The grant, amounting to a total of $716,600 equivalent to over P40 million, was signed by WB country director Joachim von Amsberg and Finance Secretary Juanita Amatong early this week.
The grant was funded from the WBís Asian Financial Crisis Response Fund of the ASEM (Asia-Europe Meeting) Trust Fund, intended to increase the capacity of the OMB in its anti-corruption activities.
Tagged as the 11th most corrupt nation in a field of 146 countries, the Philippines has been struggling to contain graft and corruption in government but lack of funding support from the national budget has seriously hampered its efforts.
The WB said its grant would finance selected technical assistance and capacity-building activities such as training and skills development of field investigation and case preparation for the prosecution of corruption cases.

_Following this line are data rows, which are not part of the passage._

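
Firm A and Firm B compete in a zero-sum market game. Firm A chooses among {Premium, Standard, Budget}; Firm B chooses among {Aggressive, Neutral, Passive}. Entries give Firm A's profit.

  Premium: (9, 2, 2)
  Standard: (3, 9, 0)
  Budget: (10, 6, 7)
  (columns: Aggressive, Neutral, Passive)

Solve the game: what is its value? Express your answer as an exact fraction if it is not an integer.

Row minima: Premium → 2, Standard → 0, Budget → 6; maximin = 6.
Column maxima: Aggressive → 10, Neutral → 9, Passive → 7; minimax = 7.
6 ≠ 7, so there is no saddle point; optimal play is mixed.
Premium is strictly dominated by Budget, so Firm A never plays it.
Aggressive is strictly dominated by Passive (it gives Firm A strictly more in every row), so Firm B never plays it.
On the remaining 2×2 (Standard, Budget vs Neutral, Passive):
Let Firm A play Standard with probability p. Expected payoff against Neutral: 9p + 6(1−p) = 3p + 6; against Passive: 0p + 7(1−p) = −7p + 7.
Setting these equal: 3p + 6 = −7p + 7 ⇒ 10p = 1 ⇒ p = 1/10, and the value is (3)·(1/10) + 6 = 63/10.
For Firm B: with q = P(Neutral), equating Standard's and Budget's payoffs gives 9q = −q + 7 ⇒ q = 7/10.

63/10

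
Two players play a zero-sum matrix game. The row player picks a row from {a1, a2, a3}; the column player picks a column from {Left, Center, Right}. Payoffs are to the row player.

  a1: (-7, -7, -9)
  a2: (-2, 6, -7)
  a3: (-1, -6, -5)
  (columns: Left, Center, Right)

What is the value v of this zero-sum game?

Row minima: a1 → -9, a2 → -7, a3 → -6; maximin = -6.
Column maxima: Left → -1, Center → 6, Right → -5; minimax = -5.
-6 ≠ -5, so there is no saddle point; optimal play is mixed.
a1 is strictly dominated by a2, so the row player never plays it.
Left is strictly dominated by Right (it gives the row player strictly more in every row), so the column player never plays it.
On the remaining 2×2 (a2, a3 vs Center, Right):
Let the row player play a2 with probability p. Expected payoff against Center: 6p + (-6)(1−p) = 12p − 6; against Right: (-7)p + (-5)(1−p) = −2p − 5.
Setting these equal: 12p − 6 = −2p − 5 ⇒ 14p = 1 ⇒ p = 1/14, and the value is (12)·(1/14) − 6 = -36/7.
For the column player: with q = P(Center), equating a2's and a3's payoffs gives 13q − 7 = −q − 5 ⇒ q = 1/7.

-36/7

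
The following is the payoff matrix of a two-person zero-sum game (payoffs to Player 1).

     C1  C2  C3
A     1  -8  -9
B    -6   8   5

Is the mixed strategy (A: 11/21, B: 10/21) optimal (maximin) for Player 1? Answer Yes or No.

Yes

Against C1 this mix gives (11/21)·1 + (10/21)·(-6) = -7/3.
Against C2 this mix gives (11/21)·(-8) + (10/21)·8 = -8/21.
Against C3 this mix gives (11/21)·(-9) + (10/21)·5 = -7/3.
All of Player 2's active replies (C1, C3) yield -7/3, and no column does worse for Player 1. The mix makes Player 2 indifferent and guarantees -7/3, so it is optimal.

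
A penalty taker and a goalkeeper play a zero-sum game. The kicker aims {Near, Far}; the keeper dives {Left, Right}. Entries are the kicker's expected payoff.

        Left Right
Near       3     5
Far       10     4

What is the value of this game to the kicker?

19/4

Row minima: Near → 3, Far → 4; maximin = 4.
Column maxima: Left → 10, Right → 5; minimax = 5.
4 ≠ 5, so there is no saddle point; optimal play is mixed.
Let the kicker play Near with probability p. Expected payoff against Left: 3p + 10(1−p) = −7p + 10; against Right: 5p + 4(1−p) = p + 4.
Setting these equal: −7p + 10 = p + 4 ⇒ −8p = -6 ⇒ p = 3/4, and the value is (-7)·(3/4) + 10 = 19/4.
For the keeper: with q = P(Left), equating Near's and Far's payoffs gives −2q + 5 = 6q + 4 ⇒ q = 1/8.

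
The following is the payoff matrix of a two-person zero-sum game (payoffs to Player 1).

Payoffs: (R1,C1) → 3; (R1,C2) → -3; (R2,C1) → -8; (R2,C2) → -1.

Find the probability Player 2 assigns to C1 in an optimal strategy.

2/13

Row minima: R1 → -3, R2 → -8; maximin = -3.
Column maxima: C1 → 3, C2 → -1; minimax = -1.
-3 ≠ -1, so there is no saddle point; optimal play is mixed.
Let Player 1 play R1 with probability p. Expected payoff against C1: 3p + (-8)(1−p) = 11p − 8; against C2: (-3)p + (-1)(1−p) = −2p − 1.
Setting these equal: 11p − 8 = −2p − 1 ⇒ 13p = 7 ⇒ p = 7/13, and the value is (11)·(7/13) − 8 = -27/13.
For Player 2: with q = P(C1), equating R1's and R2's payoffs gives 6q − 3 = −7q − 1 ⇒ q = 2/13.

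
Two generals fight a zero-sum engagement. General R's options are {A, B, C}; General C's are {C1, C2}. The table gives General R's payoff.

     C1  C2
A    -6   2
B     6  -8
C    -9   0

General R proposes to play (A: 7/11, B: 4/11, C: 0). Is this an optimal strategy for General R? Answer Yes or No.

Against C1 this mix gives (7/11)·(-6) + (4/11)·6 = -18/11.
Against C2 this mix gives (7/11)·2 + (4/11)·(-8) = -18/11.
All of General C's active replies (C1, C2) yield -18/11, and no column does worse for General R. The mix makes General C indifferent and guarantees -18/11, so it is optimal.

Yes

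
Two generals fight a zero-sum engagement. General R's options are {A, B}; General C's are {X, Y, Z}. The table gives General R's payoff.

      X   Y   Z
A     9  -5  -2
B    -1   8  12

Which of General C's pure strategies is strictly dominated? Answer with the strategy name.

Z

Y holds General R's payoff strictly below Z in every row: -5 < -2, 8 < 12.
So Z is strictly dominated for General C.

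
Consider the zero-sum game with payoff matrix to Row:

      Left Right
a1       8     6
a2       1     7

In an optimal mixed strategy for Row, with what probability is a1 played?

Row minima: a1 → 6, a2 → 1; maximin = 6.
Column maxima: Left → 8, Right → 7; minimax = 7.
6 ≠ 7, so there is no saddle point; optimal play is mixed.
Let Row play a1 with probability p. Expected payoff against Left: 8p + 1(1−p) = 7p + 1; against Right: 6p + 7(1−p) = −p + 7.
Setting these equal: 7p + 1 = −p + 7 ⇒ 8p = 6 ⇒ p = 3/4, and the value is (7)·(3/4) + 1 = 25/4.
For Column: with q = P(Left), equating a1's and a2's payoffs gives 2q + 6 = −6q + 7 ⇒ q = 1/8.

3/4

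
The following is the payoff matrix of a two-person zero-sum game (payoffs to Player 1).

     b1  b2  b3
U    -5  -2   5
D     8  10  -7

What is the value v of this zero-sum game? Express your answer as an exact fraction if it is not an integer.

1/5

Row minima: U → -5, D → -7; maximin = -5.
Column maxima: b1 → 8, b2 → 10, b3 → 5; minimax = 5.
-5 ≠ 5, so there is no saddle point; optimal play is mixed.
b2 is strictly dominated by b1 (it gives Player 1 strictly more in every row), so Player 2 never plays it.
On the remaining 2×2 (U, D vs b1, b3):
Let Player 1 play U with probability p. Expected payoff against b1: (-5)p + 8(1−p) = −13p + 8; against b3: 5p + (-7)(1−p) = 12p − 7.
Setting these equal: −13p + 8 = 12p − 7 ⇒ −25p = -15 ⇒ p = 3/5, and the value is (-13)·(3/5) + 8 = 1/5.
For Player 2: with q = P(b1), equating U's and D's payoffs gives −10q + 5 = 15q − 7 ⇒ q = 12/25.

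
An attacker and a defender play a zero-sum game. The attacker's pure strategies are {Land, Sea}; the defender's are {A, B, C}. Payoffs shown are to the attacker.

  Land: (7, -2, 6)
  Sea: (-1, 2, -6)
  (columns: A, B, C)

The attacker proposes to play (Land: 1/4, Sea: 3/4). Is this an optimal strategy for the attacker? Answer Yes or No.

No

Against A this mix gives (1/4)·7 + (3/4)·(-1) = 1.
Against B this mix gives (1/4)·(-2) + (3/4)·2 = 1.
Against C this mix gives (1/4)·6 + (3/4)·(-6) = -3.
The defender will play C, holding the attacker to -3. Shifting weight toward the row that does better against C would raise this floor (the equalizing mix achieves 0 against both C and B), so the proposed strategy is not optimal.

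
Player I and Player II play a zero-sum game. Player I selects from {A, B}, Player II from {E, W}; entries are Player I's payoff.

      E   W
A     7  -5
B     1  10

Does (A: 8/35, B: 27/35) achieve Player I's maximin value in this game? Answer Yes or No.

Against E this mix gives (8/35)·7 + (27/35)·1 = 83/35.
Against W this mix gives (8/35)·(-5) + (27/35)·10 = 46/7.
Player II will play E, holding Player I to 83/35. Shifting weight toward the row that does better against E would raise this floor (the equalizing mix achieves 25/7 against both E and W), so the proposed strategy is not optimal.

No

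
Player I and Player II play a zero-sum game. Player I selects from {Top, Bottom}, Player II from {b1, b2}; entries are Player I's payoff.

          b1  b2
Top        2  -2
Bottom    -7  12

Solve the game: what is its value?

10/23

Row minima: Top → -2, Bottom → -7; maximin = -2.
Column maxima: b1 → 2, b2 → 12; minimax = 2.
-2 ≠ 2, so there is no saddle point; optimal play is mixed.
Let Player I play Top with probability p. Expected payoff against b1: 2p + (-7)(1−p) = 9p − 7; against b2: (-2)p + 12(1−p) = −14p + 12.
Setting these equal: 9p − 7 = −14p + 12 ⇒ 23p = 19 ⇒ p = 19/23, and the value is (9)·(19/23) − 7 = 10/23.
For Player II: with q = P(b1), equating Top's and Bottom's payoffs gives 4q − 2 = −19q + 12 ⇒ q = 14/23.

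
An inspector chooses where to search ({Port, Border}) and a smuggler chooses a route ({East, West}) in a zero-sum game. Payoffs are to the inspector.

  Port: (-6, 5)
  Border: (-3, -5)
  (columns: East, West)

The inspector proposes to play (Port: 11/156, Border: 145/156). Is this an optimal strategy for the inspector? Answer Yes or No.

No

Against East this mix gives (11/156)·(-6) + (145/156)·(-3) = -167/52.
Against West this mix gives (11/156)·5 + (145/156)·(-5) = -335/78.
The smuggler will play West, holding the inspector to -335/78. Shifting weight toward the row that does better against West would raise this floor (the equalizing mix achieves -45/13 against both West and East), so the proposed strategy is not optimal.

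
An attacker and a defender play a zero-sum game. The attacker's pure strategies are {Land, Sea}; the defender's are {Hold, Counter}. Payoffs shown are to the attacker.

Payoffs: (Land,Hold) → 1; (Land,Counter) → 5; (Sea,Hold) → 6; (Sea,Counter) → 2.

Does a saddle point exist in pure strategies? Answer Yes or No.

Row minima: Land → 1, Sea → 2; maximin = 2.
Column maxima: Hold → 6, Counter → 5; minimax = 5.
2 ≠ 5, so no pure-strategy equilibrium exists.

No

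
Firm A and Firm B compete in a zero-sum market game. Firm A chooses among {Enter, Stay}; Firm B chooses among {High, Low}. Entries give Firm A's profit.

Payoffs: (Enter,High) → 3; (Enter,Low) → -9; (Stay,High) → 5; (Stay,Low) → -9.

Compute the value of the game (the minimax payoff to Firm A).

Row minima: Enter → -9, Stay → -9; maximin = -9.
Column maxima: High → 5, Low → -9; minimax = -9.
Since maximin = minimax = -9, there is a saddle point and the value is -9.

-9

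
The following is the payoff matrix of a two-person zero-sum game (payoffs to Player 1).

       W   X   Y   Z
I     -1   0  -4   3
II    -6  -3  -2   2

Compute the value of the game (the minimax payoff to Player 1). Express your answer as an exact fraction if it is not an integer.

Row minima: I → -4, II → -6; maximin = -4.
Column maxima: W → -1, X → 0, Y → -2, Z → 3; minimax = -2.
-4 ≠ -2, so there is no saddle point; optimal play is mixed.
X is strictly dominated by W (it gives Player 1 strictly more in every row), so Player 2 never plays it.
Z is strictly dominated by W (it gives Player 1 strictly more in every row), so Player 2 never plays it.
On the remaining 2×2 (I, II vs W, Y):
Let Player 1 play I with probability p. Expected payoff against W: (-1)p + (-6)(1−p) = 5p − 6; against Y: (-4)p + (-2)(1−p) = −2p − 2.
Setting these equal: 5p − 6 = −2p − 2 ⇒ 7p = 4 ⇒ p = 4/7, and the value is (5)·(4/7) − 6 = -22/7.
For Player 2: with q = P(W), equating I's and II's payoffs gives 3q − 4 = −4q − 2 ⇒ q = 2/7.

-22/7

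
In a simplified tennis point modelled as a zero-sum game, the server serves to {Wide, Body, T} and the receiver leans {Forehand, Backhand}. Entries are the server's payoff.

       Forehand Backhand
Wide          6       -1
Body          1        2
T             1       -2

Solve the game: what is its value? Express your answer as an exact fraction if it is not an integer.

Row minima: Wide → -1, Body → 1, T → -2; maximin = 1.
Column maxima: Forehand → 6, Backhand → 2; minimax = 2.
1 ≠ 2, so there is no saddle point; optimal play is mixed.
T is strictly dominated by Wide, so the server never plays it.
On the remaining 2×2 (Wide, Body vs Forehand, Backhand):
Let the server play Wide with probability p. Expected payoff against Forehand: 6p + 1(1−p) = 5p + 1; against Backhand: (-1)p + 2(1−p) = −3p + 2.
Setting these equal: 5p + 1 = −3p + 2 ⇒ 8p = 1 ⇒ p = 1/8, and the value is (5)·(1/8) + 1 = 13/8.
For the receiver: with q = P(Forehand), equating Wide's and Body's payoffs gives 7q − 1 = −q + 2 ⇒ q = 3/8.

13/8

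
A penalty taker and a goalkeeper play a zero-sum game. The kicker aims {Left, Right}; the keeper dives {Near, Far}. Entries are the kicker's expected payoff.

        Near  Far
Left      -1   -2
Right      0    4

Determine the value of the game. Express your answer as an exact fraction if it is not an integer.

Row minima: Left → -2, Right → 0; maximin = 0.
Column maxima: Near → 0, Far → 4; minimax = 0.
Since maximin = minimax = 0, there is a saddle point and the value is 0.

0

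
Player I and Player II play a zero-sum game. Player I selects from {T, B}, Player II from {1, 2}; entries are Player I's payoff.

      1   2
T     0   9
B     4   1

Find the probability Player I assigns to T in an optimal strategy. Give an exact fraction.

1/4

Row minima: T → 0, B → 1; maximin = 1.
Column maxima: 1 → 4, 2 → 9; minimax = 4.
1 ≠ 4, so there is no saddle point; optimal play is mixed.
Let Player I play T with probability p. Expected payoff against 1: 0p + 4(1−p) = −4p + 4; against 2: 9p + 1(1−p) = 8p + 1.
Setting these equal: −4p + 4 = 8p + 1 ⇒ −12p = -3 ⇒ p = 1/4, and the value is (-4)·(1/4) + 4 = 3.
For Player II: with q = P(1), equating T's and B's payoffs gives −9q + 9 = 3q + 1 ⇒ q = 2/3.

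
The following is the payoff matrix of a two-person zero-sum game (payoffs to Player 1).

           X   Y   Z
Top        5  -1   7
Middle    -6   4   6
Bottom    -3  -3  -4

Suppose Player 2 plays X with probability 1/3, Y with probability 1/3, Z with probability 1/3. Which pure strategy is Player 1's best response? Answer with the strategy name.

Expected payoff of Top: (1/3)·5 + (1/3)·(-1) + (1/3)·7 = 11/3.
Expected payoff of Middle: (1/3)·(-6) + (1/3)·4 + (1/3)·6 = 4/3.
Expected payoff of Bottom: (1/3)·(-3) + (1/3)·(-3) + (1/3)·(-4) = -10/3.
The largest is 11/3, so Player 1's best response is Top.

Top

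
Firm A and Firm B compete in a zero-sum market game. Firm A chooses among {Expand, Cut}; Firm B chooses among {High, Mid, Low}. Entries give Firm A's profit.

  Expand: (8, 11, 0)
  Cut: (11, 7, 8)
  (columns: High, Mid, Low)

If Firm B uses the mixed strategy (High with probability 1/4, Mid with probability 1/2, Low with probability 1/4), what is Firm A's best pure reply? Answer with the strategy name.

Expected payoff of Expand: (1/4)·8 + (1/2)·11 + (1/4)·0 = 15/2.
Expected payoff of Cut: (1/4)·11 + (1/2)·7 + (1/4)·8 = 33/4.
The largest is 33/4, so Firm A's best response is Cut.

Cut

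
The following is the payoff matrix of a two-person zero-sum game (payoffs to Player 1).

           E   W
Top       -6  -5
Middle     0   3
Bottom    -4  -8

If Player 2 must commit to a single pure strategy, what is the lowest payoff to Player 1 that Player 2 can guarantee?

0

Column maxima: E → 0, W → 3.
The smallest of these is 0.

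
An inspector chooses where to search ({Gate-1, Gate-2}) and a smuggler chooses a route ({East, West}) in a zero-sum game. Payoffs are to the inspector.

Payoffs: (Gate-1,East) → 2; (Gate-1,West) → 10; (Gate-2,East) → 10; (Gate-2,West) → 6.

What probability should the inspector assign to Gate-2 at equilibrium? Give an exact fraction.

Row minima: Gate-1 → 2, Gate-2 → 6; maximin = 6.
Column maxima: East → 10, West → 10; minimax = 10.
6 ≠ 10, so there is no saddle point; optimal play is mixed.
Let the inspector play Gate-1 with probability p. Expected payoff against East: 2p + 10(1−p) = −8p + 10; against West: 10p + 6(1−p) = 4p + 6.
Setting these equal: −8p + 10 = 4p + 6 ⇒ −12p = -4 ⇒ p = 1/3, and the value is (-8)·(1/3) + 10 = 22/3.
For the smuggler: with q = P(East), equating Gate-1's and Gate-2's payoffs gives −8q + 10 = 4q + 6 ⇒ q = 1/3.

2/3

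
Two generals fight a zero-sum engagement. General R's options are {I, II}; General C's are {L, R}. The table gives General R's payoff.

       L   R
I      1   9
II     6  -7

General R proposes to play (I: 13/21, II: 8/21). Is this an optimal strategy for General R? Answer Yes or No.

Against L this mix gives (13/21)·1 + (8/21)·6 = 61/21.
Against R this mix gives (13/21)·9 + (8/21)·(-7) = 61/21.
All of General C's active replies (L, R) yield 61/21, and no column does worse for General R. The mix makes General C indifferent and guarantees 61/21, so it is optimal.

Yes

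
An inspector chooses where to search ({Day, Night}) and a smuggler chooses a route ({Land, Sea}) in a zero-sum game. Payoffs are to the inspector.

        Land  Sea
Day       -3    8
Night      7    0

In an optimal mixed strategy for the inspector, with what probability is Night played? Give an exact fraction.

Row minima: Day → -3, Night → 0; maximin = 0.
Column maxima: Land → 7, Sea → 8; minimax = 7.
0 ≠ 7, so there is no saddle point; optimal play is mixed.
Let the inspector play Day with probability p. Expected payoff against Land: (-3)p + 7(1−p) = −10p + 7; against Sea: 8p + 0(1−p) = 8p.
Setting these equal: −10p + 7 = 8p ⇒ −18p = -7 ⇒ p = 7/18, and the value is (-10)·(7/18) + 7 = 28/9.
For the smuggler: with q = P(Land), equating Day's and Night's payoffs gives −11q + 8 = 7q ⇒ q = 4/9.

11/18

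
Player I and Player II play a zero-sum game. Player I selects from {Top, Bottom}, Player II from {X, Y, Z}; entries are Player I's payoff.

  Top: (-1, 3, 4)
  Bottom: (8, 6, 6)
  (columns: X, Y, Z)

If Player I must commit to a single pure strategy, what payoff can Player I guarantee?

6

Row minima: Top → -1, Bottom → 6.
The best of these is 6.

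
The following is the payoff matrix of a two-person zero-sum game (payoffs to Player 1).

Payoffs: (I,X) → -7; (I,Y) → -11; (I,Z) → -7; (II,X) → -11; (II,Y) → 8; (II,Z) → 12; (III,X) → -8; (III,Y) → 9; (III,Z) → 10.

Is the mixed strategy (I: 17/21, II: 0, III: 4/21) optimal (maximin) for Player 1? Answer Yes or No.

Yes

Against X this mix gives (17/21)·(-7) + (4/21)·(-8) = -151/21.
Against Y this mix gives (17/21)·(-11) + (4/21)·9 = -151/21.
Against Z this mix gives (17/21)·(-7) + (4/21)·10 = -79/21.
All of Player 2's active replies (X, Y) yield -151/21, and no column does worse for Player 1. The mix makes Player 2 indifferent and guarantees -151/21, so it is optimal.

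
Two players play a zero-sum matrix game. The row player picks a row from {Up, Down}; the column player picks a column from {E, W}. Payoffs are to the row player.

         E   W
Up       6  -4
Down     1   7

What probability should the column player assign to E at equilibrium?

Row minima: Up → -4, Down → 1; maximin = 1.
Column maxima: E → 6, W → 7; minimax = 6.
1 ≠ 6, so there is no saddle point; optimal play is mixed.
Let the row player play Up with probability p. Expected payoff against E: 6p + 1(1−p) = 5p + 1; against W: (-4)p + 7(1−p) = −11p + 7.
Setting these equal: 5p + 1 = −11p + 7 ⇒ 16p = 6 ⇒ p = 3/8, and the value is (5)·(3/8) + 1 = 23/8.
For the column player: with q = P(E), equating Up's and Down's payoffs gives 10q − 4 = −6q + 7 ⇒ q = 11/16.

11/16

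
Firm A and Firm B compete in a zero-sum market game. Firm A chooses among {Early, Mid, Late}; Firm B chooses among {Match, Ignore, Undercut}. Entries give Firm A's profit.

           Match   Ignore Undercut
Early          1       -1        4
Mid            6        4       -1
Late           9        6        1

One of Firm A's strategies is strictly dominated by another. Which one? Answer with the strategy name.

Late gives a strictly higher payoff than Mid against every column: 9 > 6, 6 > 4, 1 > -1.
So Mid is strictly dominated and Firm A never plays it.

Mid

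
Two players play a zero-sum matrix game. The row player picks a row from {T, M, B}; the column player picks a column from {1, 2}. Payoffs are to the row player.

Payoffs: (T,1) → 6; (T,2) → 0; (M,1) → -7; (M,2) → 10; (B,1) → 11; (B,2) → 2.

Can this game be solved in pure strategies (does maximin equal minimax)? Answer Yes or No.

No

Row minima: T → 0, M → -7, B → 2; maximin = 2.
Column maxima: 1 → 11, 2 → 10; minimax = 10.
2 ≠ 10, so no pure-strategy equilibrium exists.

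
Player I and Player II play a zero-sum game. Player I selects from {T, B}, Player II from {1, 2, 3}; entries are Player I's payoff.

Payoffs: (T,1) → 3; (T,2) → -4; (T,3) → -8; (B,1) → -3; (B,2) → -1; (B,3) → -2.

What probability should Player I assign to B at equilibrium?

Row minima: T → -8, B → -3; maximin = -3.
Column maxima: 1 → 3, 2 → -1, 3 → -2; minimax = -2.
-3 ≠ -2, so there is no saddle point; optimal play is mixed.
2 is strictly dominated by 3 (it gives Player I strictly more in every row), so Player II never plays it.
On the remaining 2×2 (T, B vs 1, 3):
Let Player I play T with probability p. Expected payoff against 1: 3p + (-3)(1−p) = 6p − 3; against 3: (-8)p + (-2)(1−p) = −6p − 2.
Setting these equal: 6p − 3 = −6p − 2 ⇒ 12p = 1 ⇒ p = 1/12, and the value is (6)·(1/12) − 3 = -5/2.
For Player II: with q = P(1), equating T's and B's payoffs gives 11q − 8 = −q − 2 ⇒ q = 1/2.

11/12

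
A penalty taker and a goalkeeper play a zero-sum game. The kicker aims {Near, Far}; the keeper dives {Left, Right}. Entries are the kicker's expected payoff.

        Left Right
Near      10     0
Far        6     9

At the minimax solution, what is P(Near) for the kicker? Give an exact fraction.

3/13

Row minima: Near → 0, Far → 6; maximin = 6.
Column maxima: Left → 10, Right → 9; minimax = 9.
6 ≠ 9, so there is no saddle point; optimal play is mixed.
Let the kicker play Near with probability p. Expected payoff against Left: 10p + 6(1−p) = 4p + 6; against Right: 0p + 9(1−p) = −9p + 9.
Setting these equal: 4p + 6 = −9p + 9 ⇒ 13p = 3 ⇒ p = 3/13, and the value is (4)·(3/13) + 6 = 90/13.
For the keeper: with q = P(Left), equating Near's and Far's payoffs gives 10q = −3q + 9 ⇒ q = 9/13.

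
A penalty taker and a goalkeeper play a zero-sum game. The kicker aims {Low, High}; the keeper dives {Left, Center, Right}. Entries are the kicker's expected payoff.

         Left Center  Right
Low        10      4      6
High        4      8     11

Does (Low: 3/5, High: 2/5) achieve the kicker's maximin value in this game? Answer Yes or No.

No

Against Left this mix gives (3/5)·10 + (2/5)·4 = 38/5.
Against Center this mix gives (3/5)·4 + (2/5)·8 = 28/5.
Against Right this mix gives (3/5)·6 + (2/5)·11 = 8.
The keeper will play Center, holding the kicker to 28/5. Shifting weight toward the row that does better against Center would raise this floor (the equalizing mix achieves 32/5 against both Center and Left), so the proposed strategy is not optimal.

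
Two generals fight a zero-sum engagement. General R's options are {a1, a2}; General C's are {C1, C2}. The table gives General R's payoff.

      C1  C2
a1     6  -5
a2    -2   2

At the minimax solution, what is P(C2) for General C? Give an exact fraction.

Row minima: a1 → -5, a2 → -2; maximin = -2.
Column maxima: C1 → 6, C2 → 2; minimax = 2.
-2 ≠ 2, so there is no saddle point; optimal play is mixed.
Let General R play a1 with probability p. Expected payoff against C1: 6p + (-2)(1−p) = 8p − 2; against C2: (-5)p + 2(1−p) = −7p + 2.
Setting these equal: 8p − 2 = −7p + 2 ⇒ 15p = 4 ⇒ p = 4/15, and the value is (8)·(4/15) − 2 = 2/15.
For General C: with q = P(C1), equating a1's and a2's payoffs gives 11q − 5 = −4q + 2 ⇒ q = 7/15.

8/15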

The grant was also intended to provide technical assistance for the design and development of an electronic case monitoring and tracking system for use by the over-burdened OMB.
The most significant portion of the grant fund, however, would go to the establishment of a database that would facilitate the analysis of statements of assets and liabilities and net worth (SALN) of public officials and employees.
"The grant will help address issues including the fact that the IMB only has 57 full-time litigators, almost half of whom are newly-hired young lawyers," the WB said.
These 57 litigators handle more than 2000 cases and the WB said the job was made even more difficult by the absence of a proper monitoring and tracking system on all cases it handles.
"By strengthening the capacity of the Ombudsmanís office, this grant eventually helps public institutions to be more accountable," said von Amsberg.
"It will help these institutions deliver quality services and better services trigger more trust in public institutions."
The ASEM Trust Fund was first put up by the European Commission and 11 other countries to help countries recover from the 1997 financial crisis.
The WB said the fund had been actively supporting grants to improve transparency and accountability in the Philippines through funding for the activities of the Government Policy and Procurement Board as well as the Procurement Watch Inc.